Agir pour une consommation raisonnée

L’addiction à la consommation plonge l’humanité dans la dépression ? Qu’à cela ne tienne : dans son dernier livre, Elisabeth Laville propose des pistes pour se désintoxiquer à travers les exemples de cinq marchés emblématiques.



Chaque semaine, un Français a le choix entre 1250 nouveaux livres, 10 nouveaux parfums et 13 nouveaux films. Il consomme en moyenne 1,5 kg de viande mais aussi une boîte de médicaments. Un volume trois fois plus élevé qu’en 1960. La consommation, cette « religion qui a converti le monde entier », a usurpé la place de toutes les autres valeurs, sans rendre les Français plus heureux pour autant, car par son « toujours plus » elle génère beaucoup plus de frustrations que de satisfactions. Or cette addiction n’est jamais vraiment questionnée non plus, sauf par quelques militants radicaux.

Dans Vers une consommation heureuse, son nouveau livre, Elisabeth Laville dresse un état des lieux très documenté de cette dépendance pathologique à la consommation : une fois les besoins essentiels assouvis, aussi bien individuellement que collectivement, le bien-être décroit avec la consommation matérielle, et cette course folle épuise les ressources naturelles et dérègle le climat.

L’urgence d’adopter un comportement plus responsable se fait de plus en plus pressante, et Elisabeth Laville propose une alternative positive, capable de résoudre l’impasse individuelle et collective dans laquelle l’humanité se trouve aujourd’hui. Elle commencerait en remplaçant la quantité par la qualité, et en définissant une « nouvelle morale du bonheur » où le renforcement du lien prendrait le pas sur la possession de biens.

Après avoir analysé dans le détail ce déni collectif, Elisabeth Laville propose « de voir le verre à moitié plein, et non à moitié vide », convaincue que « ce n’est pas en promettant des restrictions qu’on encourage les individus à changer », car le catastrophisme est plutôt démobilisateur. La fondatrice du cabinet Utopies explore cinq marchés emblématiques en pleine évolution : la mode, les médicaments, l’électronique grand public, l’alimentation et la viande, identifiant les voies d’avenir possibles.

Elle propose d’agir à trois niveaux : en privilégiant une consommation de biens et de services plus respectueuse des hommes et de la planète ; en redéfinissant les finalités de la consommation et en intégrant la question des générations futures ; en favorisant l’émergence de nouveaux modes de vie qui équilibrent les échanges marchands et non marchands.
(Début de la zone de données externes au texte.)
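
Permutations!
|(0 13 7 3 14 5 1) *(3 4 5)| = 6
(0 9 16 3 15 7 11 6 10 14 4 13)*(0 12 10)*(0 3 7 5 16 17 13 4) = (0 9 17 13 12 10 14)(3 15 5 16 7 11 6) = [9, 1, 2, 15, 4, 16, 3, 11, 8, 17, 14, 6, 10, 12, 0, 5, 7, 13]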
Elle observe enfin que les consommateurs sont prêts, comme en témoignent les succès du tri et du recyclage, de la consommation collective, de la location, de la revente d’occasion ou du partage… Mais pour accélérer ces mouvements, les pouvoirs publics doivent les accompagner, porter un projet de société qui fasse moins de place au matérialisme, et proposer une morale du bonheur pour les temps post-consuméristes. Quant aux entreprises, elle doivent prendre davantage au sérieux leur responsabilité sociétale, en comprenant l’intérêt de vendre un produit durable par exemple.

Le psychiatre Christophe André ne s’y trompe pas, qui juge ce dernier opus d’Elisabeth Laville « très bien documenté, plein d’énergie et d’optimisme, qui donne envie d’agir et nous aide à devenir des consommateurs plus avisés, des citoyens plus motivés, et des humains plus heureux ».

Vers une consommation heureuse, Elisabeth Laville, Allary Editions, 2014.